Nowhere Left For Samsung To Hide

 
The iPhone 6 was possibly the worst thing that could have happened to Samsung. It took the Galaxy S range's unique selling point and matched it. Then, in a passable attempt at an own goal, Samsung the other two big advantages of its flagship out from the S6 - removable batteries and expansion card slots.
 
Now I can understand why some people argue that a removable battery is not a requirement and I'm sure that Samsung themselves were aware of how many battery charging kits it sold. The truth is that removing that capability from the S6 meant it was less of a phone than the Galaxy S5. Perhaps my favourite thing about the S5 was that I never plugged it in at any time.

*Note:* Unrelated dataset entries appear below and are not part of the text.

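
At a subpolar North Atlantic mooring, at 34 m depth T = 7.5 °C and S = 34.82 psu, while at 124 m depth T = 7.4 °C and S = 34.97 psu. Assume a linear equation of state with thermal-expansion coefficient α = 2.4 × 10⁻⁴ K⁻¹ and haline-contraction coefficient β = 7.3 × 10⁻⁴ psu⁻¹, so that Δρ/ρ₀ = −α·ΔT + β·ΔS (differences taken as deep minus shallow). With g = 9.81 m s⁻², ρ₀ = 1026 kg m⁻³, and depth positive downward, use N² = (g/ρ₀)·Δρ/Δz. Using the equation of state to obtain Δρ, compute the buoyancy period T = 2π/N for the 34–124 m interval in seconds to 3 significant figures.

ΔT = -0.1 K, ΔS = +0.15 psu (deep − shallow).
Δρ/ρ₀ = −αΔT + βΔS = 2.40 × 10⁻⁵ + 1.095 × 10⁻⁴ = 1.335 × 10⁻⁴, so Δρ ≈ 0.1370 kg m⁻³.
N² = (g/ρ₀)·Δρ/Δz = g·(Δρ/ρ₀)/Δz = 9.81 × 1.335 × 10⁻⁴ / 90 = 1.4551 × 10⁻⁵ s⁻².
N = √(1.4551 × 10⁻⁵) = 3.8146 × 10⁻³ rad s⁻¹ → T = 2π/N = 1.6471 × 10³ s ≈ 1.65 × 10³ s.

1.65 × 10³ s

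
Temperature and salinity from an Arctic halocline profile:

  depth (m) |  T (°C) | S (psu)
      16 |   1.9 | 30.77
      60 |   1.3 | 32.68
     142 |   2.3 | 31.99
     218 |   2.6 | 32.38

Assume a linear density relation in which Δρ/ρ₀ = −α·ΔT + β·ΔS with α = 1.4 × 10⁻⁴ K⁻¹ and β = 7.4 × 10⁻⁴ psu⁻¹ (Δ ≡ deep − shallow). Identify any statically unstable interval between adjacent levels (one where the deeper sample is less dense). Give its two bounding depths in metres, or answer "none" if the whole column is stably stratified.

60–142 m

Evaluate Δρ/ρ₀ = −αΔT + βΔS across each adjacent pair:
  16–60 m: −αΔT+βΔS = −(1.4 × 10⁻⁴)(-0.6)+(7.4 × 10⁻⁴)(+1.91) = 1.5 × 10⁻³ → stable
  60–142 m: −αΔT+βΔS = −(1.4 × 10⁻⁴)(+1.0)+(7.4 × 10⁻⁴)(-0.69) = -6.5 × 10⁻⁴ → UNSTABLE
  142–218 m: −αΔT+βΔS = −(1.4 × 10⁻⁴)(+0.3)+(7.4 × 10⁻⁴)(+0.39) = 2.5 × 10⁻⁴ → stable
The 60–142 m interval has Δρ < 0: lighter water underlies denser water.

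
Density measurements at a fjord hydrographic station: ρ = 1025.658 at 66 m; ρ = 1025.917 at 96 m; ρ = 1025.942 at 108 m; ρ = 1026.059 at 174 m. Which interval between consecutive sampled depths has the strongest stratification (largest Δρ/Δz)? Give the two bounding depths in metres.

66–96 m

Compute the density gradient over each adjacent pair:
  66–96 m: Δρ/Δz = 0.259/30 = 8.6 × 10⁻³ kg m⁻⁴
  96–108 m: Δρ/Δz = 0.025/12 = 2.1 × 10⁻³ kg m⁻⁴
  108–174 m: Δρ/Δz = 0.117/66 = 1.8 × 10⁻³ kg m⁻⁴
The largest gradient is in the 66–96 m interval — the pycnocline.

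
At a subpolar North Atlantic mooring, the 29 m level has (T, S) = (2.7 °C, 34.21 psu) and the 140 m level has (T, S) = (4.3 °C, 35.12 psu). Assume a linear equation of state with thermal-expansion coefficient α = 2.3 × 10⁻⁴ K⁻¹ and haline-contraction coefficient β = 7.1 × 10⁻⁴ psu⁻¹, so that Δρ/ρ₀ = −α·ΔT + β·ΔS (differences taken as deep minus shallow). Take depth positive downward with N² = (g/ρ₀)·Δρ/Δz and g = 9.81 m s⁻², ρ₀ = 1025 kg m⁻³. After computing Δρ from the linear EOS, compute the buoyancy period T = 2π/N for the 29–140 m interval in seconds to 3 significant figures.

ΔT = +1.6 K, ΔS = +0.91 psu (deep − shallow).
Δρ/ρ₀ = −αΔT + βΔS = -3.68 × 10⁻⁴ + 6.461 × 10⁻⁴ = 2.781 × 10⁻⁴, so Δρ ≈ 0.2851 kg m⁻³.
N² = (g/ρ₀)·Δρ/Δz = g·(Δρ/ρ₀)/Δz = 9.81 × 2.781 × 10⁻⁴ / 111 = 2.4578 × 10⁻⁵ s⁻².
N = √(2.4578 × 10⁻⁵) = 4.9576 × 10⁻³ rad s⁻¹ → T = 2π/N = 1.2674 × 10³ s ≈ 1.27 × 10³ s.

1.27 × 10³ s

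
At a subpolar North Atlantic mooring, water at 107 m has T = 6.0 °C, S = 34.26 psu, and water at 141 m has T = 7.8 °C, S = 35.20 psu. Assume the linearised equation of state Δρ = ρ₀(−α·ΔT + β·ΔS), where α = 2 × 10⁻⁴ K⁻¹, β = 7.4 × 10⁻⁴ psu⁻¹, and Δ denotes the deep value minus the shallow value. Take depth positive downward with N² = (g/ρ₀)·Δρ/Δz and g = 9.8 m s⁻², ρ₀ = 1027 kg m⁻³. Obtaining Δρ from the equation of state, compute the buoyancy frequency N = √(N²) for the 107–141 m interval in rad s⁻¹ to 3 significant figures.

9.84 × 10⁻³ rad s⁻¹

ΔT = +1.8 K, ΔS = +0.94 psu (deep − shallow).
Δρ/ρ₀ = −αΔT + βΔS = -3.60 × 10⁻⁴ + 6.956 × 10⁻⁴ = 3.356 × 10⁻⁴, so Δρ ≈ 0.3447 kg m⁻³.
N² = (g/ρ₀)·Δρ/Δz = g·(Δρ/ρ₀)/Δz = 9.8 × 3.356 × 10⁻⁴ / 34 = 9.6732 × 10⁻⁵ s⁻².
N = √(9.6732 × 10⁻⁵) = 9.8352 × 10⁻³ rad s⁻¹ ≈ 9.84 × 10⁻³ rad s⁻¹.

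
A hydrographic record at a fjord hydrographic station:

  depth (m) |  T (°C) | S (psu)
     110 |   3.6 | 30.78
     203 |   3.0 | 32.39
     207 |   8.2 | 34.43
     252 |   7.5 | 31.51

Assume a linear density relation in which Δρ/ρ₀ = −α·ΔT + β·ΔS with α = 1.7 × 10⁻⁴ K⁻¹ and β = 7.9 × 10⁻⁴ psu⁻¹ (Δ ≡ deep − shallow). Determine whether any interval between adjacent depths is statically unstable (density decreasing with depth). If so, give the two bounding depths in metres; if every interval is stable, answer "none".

Evaluate Δρ/ρ₀ = −αΔT + βΔS across each adjacent pair:
  110–203 m: −αΔT+βΔS = −(1.7 × 10⁻⁴)(-0.6)+(7.9 × 10⁻⁴)(+1.61) = 1.4 × 10⁻³ → stable
  203–207 m: −αΔT+βΔS = −(1.7 × 10⁻⁴)(+5.2)+(7.9 × 10⁻⁴)(+2.04) = 7.3 × 10⁻⁴ → stable
  207–252 m: −αΔT+βΔS = −(1.7 × 10⁻⁴)(-0.7)+(7.9 × 10⁻⁴)(-2.92) = -2.2 × 10⁻³ → UNSTABLE
The 207–252 m interval has Δρ < 0: lighter water underlies denser water.

207–252 m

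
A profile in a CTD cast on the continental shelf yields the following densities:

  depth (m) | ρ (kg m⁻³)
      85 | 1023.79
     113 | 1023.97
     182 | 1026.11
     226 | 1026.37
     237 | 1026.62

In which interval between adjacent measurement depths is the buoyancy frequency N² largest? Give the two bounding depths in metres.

Compute the density gradient over each adjacent pair:
  85–113 m: Δρ/Δz = 0.18/28 = 6.4 × 10⁻³ kg m⁻⁴
  113–182 m: Δρ/Δz = 2.14/69 = 0.031 kg m⁻⁴
  182–226 m: Δρ/Δz = 0.26/44 = 5.9 × 10⁻³ kg m⁻⁴
  226–237 m: Δρ/Δz = 0.25/11 = 0.023 kg m⁻⁴
The largest gradient is in the 113–182 m interval — the pycnocline.

113–182 m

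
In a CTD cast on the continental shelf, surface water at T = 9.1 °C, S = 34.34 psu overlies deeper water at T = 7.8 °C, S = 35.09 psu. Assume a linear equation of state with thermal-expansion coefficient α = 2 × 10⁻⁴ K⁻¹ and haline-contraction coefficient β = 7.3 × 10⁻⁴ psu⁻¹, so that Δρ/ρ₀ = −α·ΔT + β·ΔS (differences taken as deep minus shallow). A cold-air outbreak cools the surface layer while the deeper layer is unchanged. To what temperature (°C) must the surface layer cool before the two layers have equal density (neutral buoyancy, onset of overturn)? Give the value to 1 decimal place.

Neutral buoyancy requires Δρ = 0, i.e. −α(T_deep − T_surf′) + β(S_deep − S_surf) = 0.
T_surf′ = T_deep − (β/α)·ΔS = 7.8 − (7.3 × 10⁻⁴/2 × 10⁻⁴)·(+0.75) = 5.062 °C.
Cooling required: 9.1 − (5.062) = 4.038 °C.

5.1 °C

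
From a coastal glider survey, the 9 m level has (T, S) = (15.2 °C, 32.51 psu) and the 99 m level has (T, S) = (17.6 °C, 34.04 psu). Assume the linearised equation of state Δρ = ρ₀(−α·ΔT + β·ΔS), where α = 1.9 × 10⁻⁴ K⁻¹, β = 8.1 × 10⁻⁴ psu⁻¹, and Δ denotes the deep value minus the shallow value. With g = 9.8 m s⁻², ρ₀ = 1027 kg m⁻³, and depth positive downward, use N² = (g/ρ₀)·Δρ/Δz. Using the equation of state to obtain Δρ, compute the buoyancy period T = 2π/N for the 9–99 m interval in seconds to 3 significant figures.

680 s

ΔT = +2.4 K, ΔS = +1.53 psu (deep − shallow).
Δρ/ρ₀ = −αΔT + βΔS = -4.56 × 10⁻⁴ + 1.2393 × 10⁻³ = 7.833 × 10⁻⁴, so Δρ ≈ 0.8044 kg m⁻³.
N² = (g/ρ₀)·Δρ/Δz = g·(Δρ/ρ₀)/Δz = 9.8 × 7.833 × 10⁻⁴ / 90 = 8.5293 × 10⁻⁵ s⁻².
N = √(8.5293 × 10⁻⁵) = 9.2354 × 10⁻³ rad s⁻¹ → T = 2π/N = 680.34 s ≈ 680 s.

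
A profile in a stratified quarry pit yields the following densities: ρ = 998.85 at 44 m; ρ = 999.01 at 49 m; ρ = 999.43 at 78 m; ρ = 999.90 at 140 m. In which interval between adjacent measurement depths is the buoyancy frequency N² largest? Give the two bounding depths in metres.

44–49 m

Compute the density gradient over each adjacent pair:
  44–49 m: Δρ/Δz = 0.16/5 = 0.032 kg m⁻⁴
  49–78 m: Δρ/Δz = 0.42/29 = 0.014 kg m⁻⁴
  78–140 m: Δρ/Δz = 0.47/62 = 7.6 × 10⁻³ kg m⁻⁴
The largest gradient is in the 44–49 m interval — the pycnocline.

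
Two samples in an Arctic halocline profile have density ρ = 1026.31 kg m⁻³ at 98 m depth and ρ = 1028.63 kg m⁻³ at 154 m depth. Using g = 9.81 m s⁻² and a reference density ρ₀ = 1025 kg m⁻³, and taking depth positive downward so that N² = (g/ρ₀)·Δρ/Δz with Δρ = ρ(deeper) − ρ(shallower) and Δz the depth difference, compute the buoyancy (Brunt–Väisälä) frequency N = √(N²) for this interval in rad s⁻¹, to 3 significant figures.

Δρ = 1028.63 − 1026.31 = 2.32 kg m⁻³ over Δz = 154 − 98 = 56 m.
N² = (9.81/1025) × (2.32/56) = 3.9650 × 10⁻⁴ s⁻².
N = √(3.9650 × 10⁻⁴) = 0.019912 rad s⁻¹ ≈ 0.0199 rad s⁻¹.

0.0199 rad s⁻¹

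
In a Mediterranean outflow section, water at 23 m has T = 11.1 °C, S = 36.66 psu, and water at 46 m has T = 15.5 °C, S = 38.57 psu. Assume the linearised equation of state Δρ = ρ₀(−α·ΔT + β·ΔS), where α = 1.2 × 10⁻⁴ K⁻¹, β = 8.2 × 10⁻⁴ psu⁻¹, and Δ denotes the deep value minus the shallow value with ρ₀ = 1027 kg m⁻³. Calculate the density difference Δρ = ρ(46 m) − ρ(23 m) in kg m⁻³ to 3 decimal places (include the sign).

ΔT = +4.4 K, ΔS = +1.91 psu (deep − shallow).
Δρ/ρ₀ = −(1.2 × 10⁻⁴)(+4.4) + (8.2 × 10⁻⁴)(+1.91) = 1.0382 × 10⁻³.
Δρ = 1027 × (1.0382 × 10⁻³) = +1.066 kg m⁻³.
Positive Δρ: denser below, stable.

+1.066 kg m⁻³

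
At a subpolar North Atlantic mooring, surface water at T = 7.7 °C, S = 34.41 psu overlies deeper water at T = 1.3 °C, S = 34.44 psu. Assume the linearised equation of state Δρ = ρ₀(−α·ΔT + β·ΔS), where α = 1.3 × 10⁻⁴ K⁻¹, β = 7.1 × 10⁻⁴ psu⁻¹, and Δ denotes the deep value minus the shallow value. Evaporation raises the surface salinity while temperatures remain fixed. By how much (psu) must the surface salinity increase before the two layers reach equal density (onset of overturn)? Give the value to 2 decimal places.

1.20 psu

Neutral buoyancy requires −α(T_deep − T_surf) + β(S_deep − S_surf′) = 0.
S_surf′ = S_deep − (α/β)·ΔT = 34.44 − (1.3 × 10⁻⁴/7.1 × 10⁻⁴)·(-6.4) = 35.6118 psu.
Increase required: 35.6118 − 34.41 = 1.2018 psu.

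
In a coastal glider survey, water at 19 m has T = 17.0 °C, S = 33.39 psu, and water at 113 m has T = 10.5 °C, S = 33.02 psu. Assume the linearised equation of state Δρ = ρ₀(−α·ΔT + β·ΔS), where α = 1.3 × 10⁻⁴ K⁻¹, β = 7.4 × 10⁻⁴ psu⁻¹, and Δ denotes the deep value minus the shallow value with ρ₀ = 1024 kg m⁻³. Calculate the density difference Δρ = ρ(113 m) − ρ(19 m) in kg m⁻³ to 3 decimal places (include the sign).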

The spare battery was always charged up and ready to be dropped into the phone at a moments notice.
 
Its also true that this isn't the way that most people think of the replaceable battery. Users are considering the ease of replacement when the battery loses its ability to hold a charge. If you've bought a phone on a two year contract its entirely possible that you'll be suffering from this halfway through your contract. Buying a cheap replacement battery is an easy salve for this problem.
 
I've yet to heard a valid argument against the memory expansion slot though.
 
Having now replicated the change across its whole flagship range (S6, S6 Edge, Edge+, Note 5) Samsung has nowhere left to hide. If its new device range can't reverse its recent poor performance (and I see no reasons why it should) and Apple continues to take bites out of its rivals market share, it may be time for Samsung to accept the reality that it doesn't understand its customers or the premium market quite as well as it thinks.
 
For me if I was looking to buy a high end Samsung phone right now I'd look no further than the Galaxy S5 / Note 4, depending on how big you want it. If many more people feel the same then Samsung's next set of results could end up being a bit of a bloodbath.